When an assault at work is compensable?

23 February 2016

A worker is assaulted one night after work at the mining accommodation village he was staying at. Are the injuries he suffered from the assault compensable?

That question was considered by the Industrial Court in a recent matter of Simon Blackwood (Workers Compensation Regulator) v Civeo Pty Ltd and Anor [2016] ICQ 001.

The worker, Mr Cumbers, was a small appliance technician, who worked at the MAC Moranbah mining accommodation village (MAC camp) and other sites in the area. All the sites were owned and operated by his employer, Civeo Pty Ltd (Civeo). After drinking with some colleagues, Mr Cumbers returned to his room and went to sleep.
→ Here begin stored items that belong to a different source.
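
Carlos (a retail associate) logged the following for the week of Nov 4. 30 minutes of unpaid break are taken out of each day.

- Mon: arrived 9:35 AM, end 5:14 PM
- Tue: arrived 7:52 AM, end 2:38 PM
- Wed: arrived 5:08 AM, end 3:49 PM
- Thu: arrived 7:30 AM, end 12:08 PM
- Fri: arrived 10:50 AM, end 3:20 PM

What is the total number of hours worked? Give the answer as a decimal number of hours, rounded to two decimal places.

31.73 hours

Mon: 9:35 AM–5:14 PM = 7 h 39 min; less 30 min break → 7 h 9 min
Tue: 7:52 AM–2:38 PM = 6 h 46 min; less 30 min break → 6 h 16 min
Wed: 5:08 AM–3:49 PM = 10 h 41 min; less 30 min break → 10 h 11 min
Thu: 7:30 AM–12:08 PM = 4 h 38 min; less 30 min break → 4 h 8 min
Fri: 10:50 AM–3:20 PM = 4 h 30 min; less 30 min break → 4 h 0 min
Total: 7 h 9 min + 6 h 16 min + 10 h 11 min + 4 h 8 min + 4 h 0 min = 31 h 44 min.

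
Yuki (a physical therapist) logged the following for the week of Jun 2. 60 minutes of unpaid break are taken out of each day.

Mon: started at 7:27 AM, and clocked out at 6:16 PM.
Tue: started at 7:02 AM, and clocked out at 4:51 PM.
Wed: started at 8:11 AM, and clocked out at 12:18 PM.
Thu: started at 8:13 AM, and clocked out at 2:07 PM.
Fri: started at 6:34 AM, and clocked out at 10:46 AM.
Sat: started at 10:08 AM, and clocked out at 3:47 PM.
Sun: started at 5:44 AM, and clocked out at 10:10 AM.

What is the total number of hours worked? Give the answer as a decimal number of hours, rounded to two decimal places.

Mon: 7:27 AM–6:16 PM = 10 h 49 min; less 60 min break → 9 h 49 min
Tue: 7:02 AM–4:51 PM = 9 h 49 min; less 60 min break → 8 h 49 min
Wed: 8:11 AM–12:18 PM = 4 h 7 min; less 60 min break → 3 h 7 min
Thu: 8:13 AM–2:07 PM = 5 h 54 min; less 60 min break → 4 h 54 min
Fri: 6:34 AM–10:46 AM = 4 h 12 min; less 60 min break → 3 h 12 min
Sat: 10:08 AM–3:47 PM = 5 h 39 min; less 60 min break → 4 h 39 min
Sun: 5:44 AM–10:10 AM = 4 h 26 min; less 60 min break → 3 h 26 min
Total: 9 h 49 min + 8 h 49 min + 3 h 7 min + 4 h 54 min + 3 h 12 min + 4 h 39 min + 3 h 26 min = 37 h 56 min.

37.93 hours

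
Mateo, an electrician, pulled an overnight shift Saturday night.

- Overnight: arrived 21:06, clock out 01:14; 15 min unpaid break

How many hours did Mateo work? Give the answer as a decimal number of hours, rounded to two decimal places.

Overnight: 21:06 → midnight = 2 h 54 min; midnight → 01:14 = 1 h 14 min; span 4 h 8 min; less 15 min break → 3 h 53 min

3.88 hours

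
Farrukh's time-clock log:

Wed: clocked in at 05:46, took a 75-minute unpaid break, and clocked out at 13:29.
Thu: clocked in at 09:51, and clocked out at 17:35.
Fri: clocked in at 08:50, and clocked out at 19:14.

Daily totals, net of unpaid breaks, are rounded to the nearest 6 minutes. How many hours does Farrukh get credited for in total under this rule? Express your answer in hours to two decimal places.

Wed: 05:46–13:29 = 7 h 43 min − 75 min = 6 h 28 min → rounds to 6 h 30 min
Thu: 09:51–17:35 = 7 h 44 min → rounds to 7 h 42 min
Fri: 08:50–19:14 = 10 h 24 min → rounds to 10 h 24 min
Total credited: 24 h 36 min.

24.60 hours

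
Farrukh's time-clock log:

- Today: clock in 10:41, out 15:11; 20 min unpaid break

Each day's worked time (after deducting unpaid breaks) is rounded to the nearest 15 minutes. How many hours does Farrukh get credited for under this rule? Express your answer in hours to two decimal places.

Today: 10:41–15:11 = 4 h 30 min − 20 min = 4 h 10 min → rounds to 4 h 15 min

4.25 hours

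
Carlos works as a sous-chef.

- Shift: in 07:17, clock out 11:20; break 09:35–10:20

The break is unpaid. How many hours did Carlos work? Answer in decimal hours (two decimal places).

Shift: 07:17–11:20 = 4 h 3 min; less 45 min break → 3 h 18 min

3.30 hours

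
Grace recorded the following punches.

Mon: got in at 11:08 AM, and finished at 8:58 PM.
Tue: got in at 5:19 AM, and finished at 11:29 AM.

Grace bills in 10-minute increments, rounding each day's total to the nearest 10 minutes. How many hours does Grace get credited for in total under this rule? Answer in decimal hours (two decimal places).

Mon: 11:08 AM–8:58 PM = 9 h 50 min → rounds to 9 h 50 min
Tue: 5:19 AM–11:29 AM = 6 h 10 min → rounds to 6 h 10 min
Total credited: 16 h 0 min.

16.00 hours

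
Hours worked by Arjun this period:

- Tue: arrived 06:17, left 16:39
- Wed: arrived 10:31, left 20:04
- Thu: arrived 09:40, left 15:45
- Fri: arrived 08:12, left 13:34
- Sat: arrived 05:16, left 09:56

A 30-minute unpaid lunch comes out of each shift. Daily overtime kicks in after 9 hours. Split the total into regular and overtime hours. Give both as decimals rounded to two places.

Regular 32.62 hours, overtime 0.92 hours

Tue: 06:17–16:39 = 10 h 22 min; less 30 min break → 9 h 52 min
Wed: 10:31–20:04 = 9 h 33 min; less 30 min break → 9 h 3 min
Thu: 09:40–15:45 = 6 h 5 min; less 30 min break → 5 h 35 min
Fri: 08:12–13:34 = 5 h 22 min; less 30 min break → 4 h 52 min
Sat: 05:16–09:56 = 4 h 40 min; less 30 min break → 4 h 10 min
Tue reg 9 h 0 min / OT 0 h 52 min; Wed reg 9 h 0 min / OT 0 h 3 min; Thu reg 5 h 35 min / OT 0 h 0 min; Fri reg 4 h 52 min / OT 0 h 0 min; Sat reg 4 h 10 min / OT 0 h 0 min.
Totals: regular 32 h 37 min, overtime 0 h 55 min.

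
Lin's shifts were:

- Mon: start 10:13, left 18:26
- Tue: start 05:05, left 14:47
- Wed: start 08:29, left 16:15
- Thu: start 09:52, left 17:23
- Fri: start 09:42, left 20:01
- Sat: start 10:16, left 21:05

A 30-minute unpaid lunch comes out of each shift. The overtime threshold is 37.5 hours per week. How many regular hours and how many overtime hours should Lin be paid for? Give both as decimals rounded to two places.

Regular 37.50 hours, overtime 13.83 hours

Mon: 10:13–18:26 = 8 h 13 min; less 30 min break → 7 h 43 min
Tue: 05:05–14:47 = 9 h 42 min; less 30 min break → 9 h 12 min
Wed: 08:29–16:15 = 7 h 46 min; less 30 min break → 7 h 16 min
Thu: 09:52–17:23 = 7 h 31 min; less 30 min break → 7 h 1 min
Fri: 09:42–20:01 = 10 h 19 min; less 30 min break → 9 h 49 min
Sat: 10:16–21:05 = 10 h 49 min; less 30 min break → 10 h 19 min
Total worked: 51 h 20 min = 51.33 h.
Threshold 37.5 h → overtime 13 h 50 min, regular 37 h 30 min.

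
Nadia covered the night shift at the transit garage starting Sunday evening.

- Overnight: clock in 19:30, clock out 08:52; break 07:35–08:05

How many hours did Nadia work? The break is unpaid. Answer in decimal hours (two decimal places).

12.87 hours

Overnight: 19:30 → midnight = 4 h 30 min; midnight → 08:52 = 8 h 52 min; span 13 h 22 min; less 30 min break → 12 h 52 min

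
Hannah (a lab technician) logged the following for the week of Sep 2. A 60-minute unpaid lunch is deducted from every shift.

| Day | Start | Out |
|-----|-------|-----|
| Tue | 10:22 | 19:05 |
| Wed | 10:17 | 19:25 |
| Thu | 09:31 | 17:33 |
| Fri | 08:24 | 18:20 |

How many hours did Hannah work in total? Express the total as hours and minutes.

31 h 49 min

Tue: 10:22–19:05 = 8 h 43 min; less 60 min break → 7 h 43 min
Wed: 10:17–19:25 = 9 h 8 min; less 60 min break → 8 h 8 min
Thu: 09:31–17:33 = 8 h 2 min; less 60 min break → 7 h 2 min
Fri: 08:24–18:20 = 9 h 56 min; less 60 min break → 8 h 56 min
Total: 7 h 43 min + 8 h 8 min + 7 h 2 min + 8 h 56 min = 31 h 49 min.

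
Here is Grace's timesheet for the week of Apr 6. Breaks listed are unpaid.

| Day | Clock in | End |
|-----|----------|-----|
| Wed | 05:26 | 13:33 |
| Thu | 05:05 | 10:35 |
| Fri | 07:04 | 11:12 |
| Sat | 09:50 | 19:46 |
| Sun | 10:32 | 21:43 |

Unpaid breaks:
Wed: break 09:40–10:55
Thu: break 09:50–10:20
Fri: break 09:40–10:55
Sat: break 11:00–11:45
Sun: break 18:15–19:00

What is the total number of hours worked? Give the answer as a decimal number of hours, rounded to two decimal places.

Wed: 05:26–13:33 = 8 h 7 min; less 75 min break → 6 h 52 min
Thu: 05:05–10:35 = 5 h 30 min; less 30 min break → 5 h 0 min
Fri: 07:04–11:12 = 4 h 8 min; less 75 min break → 2 h 53 min
Sat: 09:50–19:46 = 9 h 56 min; less 45 min break → 9 h 11 min
Sun: 10:32–21:43 = 11 h 11 min; less 45 min break → 10 h 26 min
Total: 6 h 52 min + 5 h 0 min + 2 h 53 min + 9 h 11 min + 10 h 26 min = 34 h 22 min.

34.37 hours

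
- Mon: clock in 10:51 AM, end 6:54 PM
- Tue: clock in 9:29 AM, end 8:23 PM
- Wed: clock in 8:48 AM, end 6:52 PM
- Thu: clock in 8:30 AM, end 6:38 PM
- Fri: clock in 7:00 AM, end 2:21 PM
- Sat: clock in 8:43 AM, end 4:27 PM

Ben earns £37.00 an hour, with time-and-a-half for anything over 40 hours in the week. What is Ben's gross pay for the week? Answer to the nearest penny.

Mon: 10:51 AM–6:54 PM = 8 h 3 min
Tue: 9:29 AM–8:23 PM = 10 h 54 min
Wed: 8:48 AM–6:52 PM = 10 h 4 min
Thu: 8:30 AM–6:38 PM = 10 h 8 min
Fri: 7:00 AM–2:21 PM = 7 h 21 min
Sat: 8:43 AM–4:27 PM = 7 h 44 min
Total worked: 54 h 14 min = 3254 min.
Regular 40 h 0 min = 2400 min at £37.00/h; overtime 14 h 14 min = 854 min at £55.50/h.
Pay = (2400 × £37.00 + 854 × £55.50) ÷ 60 = £2269.95.

£2269.95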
In the early hours of the morning, his door was opened from the outside and he was physically assaulted, causing soft tissue and psychological injuries.

Mr Cumbers lodged a common law only claim, which WorkCover rejected (finding that if Mr Cumbers had made a statutory compensation claim prior to lodgement of his common law only claim, such claim would not have been accepted because Mr Cumbers would not have been able to prove he sustained an “injury” within the meaning of s32 of the Workers’ Compensation and Rehabilitation Act 2003 (Act)). He lodged a review with the Regulator, who set aside WorkCover’s decision, substituting a decision Mr Cumbers’ claim was one for acceptance and, subject to assessment, he was entitled to claim damages. Civeo appealed to the Industrial Relations Commission (IRC) and the appeal was allowed on the basis Mr Cumbers’ employment was not a significant contributing factor to his injuries.

The Regulator appealed to the Industrial Court, primarily on the basis the IRC misapprehended s32 of the Act by erroneously confining its enquiry to the “cause” of the injury (the assault) rather than examining whether the employment was a significant contributing factor. Civeo cross appealed, asserting Mr Cumbers’ injuries did not arise out of or in the course of employment and sought to rely on the infamous case of Comcare v PVYW (2013) 250 CLR 246 (PVYW).

Martin J of the Industrial Court allowed the Regulator’s appeal. Whilst he noted that the assault was the immediate cause of Mr Cumbers’ injuries, he found that it was not the only contributing factor. The fact was Mr Cumbers’ employment led to the practical requirement to live at the MAC camp and “but for” that fact he would not have met nor been assaulted by the assailant. He was also induced and encouraged to stay at the MAC camp as part of his employment such that there was a practical benefit to Civeo in Mr Cumbers staying there.

Martin J, essentially, found that had Mr Cumbers not been at the MAC camp, he would not have been assaulted and, in those circumstances, the IRC erred in finding his employment was not a significant contributing factor to his injury.

Martin J then proceeded to determine Civeo’s cross-appeal, finding Civeo had not correctly described the second element of the PVYW test with respect to injury by reference to a ‘place’. In doing so, the Court confirmed the law pertaining to claims by workers who suffer an injury in an interval period while not engaged in actual work.